Ghosting the Party, Griffin Theatre Company, Stables Theatre, 20 May-18 June 2022

 

This play is perfectly built for popular consumption - three generations of women deal with aging, life, their relationships with one another and the inevitability of death. It's material that is all-too-relatable to people of any age, looking right down the barrell at our mortality and examining it with honesty, wit and compassion. Andrea James stages it with verve and style, using the tiny Griffin stage and her three actresses to take us from fasionable bar to suburban home to 5pm discount dinner special - with two of the three women also getting a chance to switch into alternate roles for substantial cameos. 

Belinda Giblin plays the oldest, Grace, blunt in her aggravation with the frustrations of age and with her daughter, but still with compassion for her daughter and granddaughter. Jillian O'Dowd as the one in the middle, both mother and daughter, finding herself caught in the role of caregiver in two directions, is compelling as she attempts to put a sunny face on as much as possible while clearly deeply uncomfortable with the directions some of the conversations are going. Amy Hack as granddaughter Suzie lends a junior perspective, being slightly peterbed by the ways her elders act (and in a role that feels slightly under-written - she's basically limited to responding to the other two rather than really having an arc of her own). 

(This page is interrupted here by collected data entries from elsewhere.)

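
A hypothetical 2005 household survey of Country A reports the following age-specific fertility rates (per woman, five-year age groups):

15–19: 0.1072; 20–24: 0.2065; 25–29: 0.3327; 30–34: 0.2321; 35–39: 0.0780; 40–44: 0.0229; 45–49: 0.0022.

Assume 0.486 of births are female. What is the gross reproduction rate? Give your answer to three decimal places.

Proportion female at birth = 0.486.
Sum of ASFRs = 0.1072 + 0.2065 + 0.3327 + 0.2321 + 0.0780 + 0.0229 + 0.0022 = 0.9816
TFR = 5 × 0.9816 = 4.908
GRR = 0.486 × 4.908 = 2.38529

2.385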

Isabel Gordon's set isn't one of the best Griffin sets, largely because it feels like it wants to be in a prosecnium space facing the audience straight on, rather than the usual Stables corner - though the chintzy decoration gives it a nice surburban homely vibe. 

This is surprisingly light material for the normally more sober-sided Griffin, and gleefully so - it could be accused of perhaps being a little slight and outside Griffin's remit of providing new directions for Australian theatre (rather than familiar crowd-pleasers) but it's still a worthwhile exercise.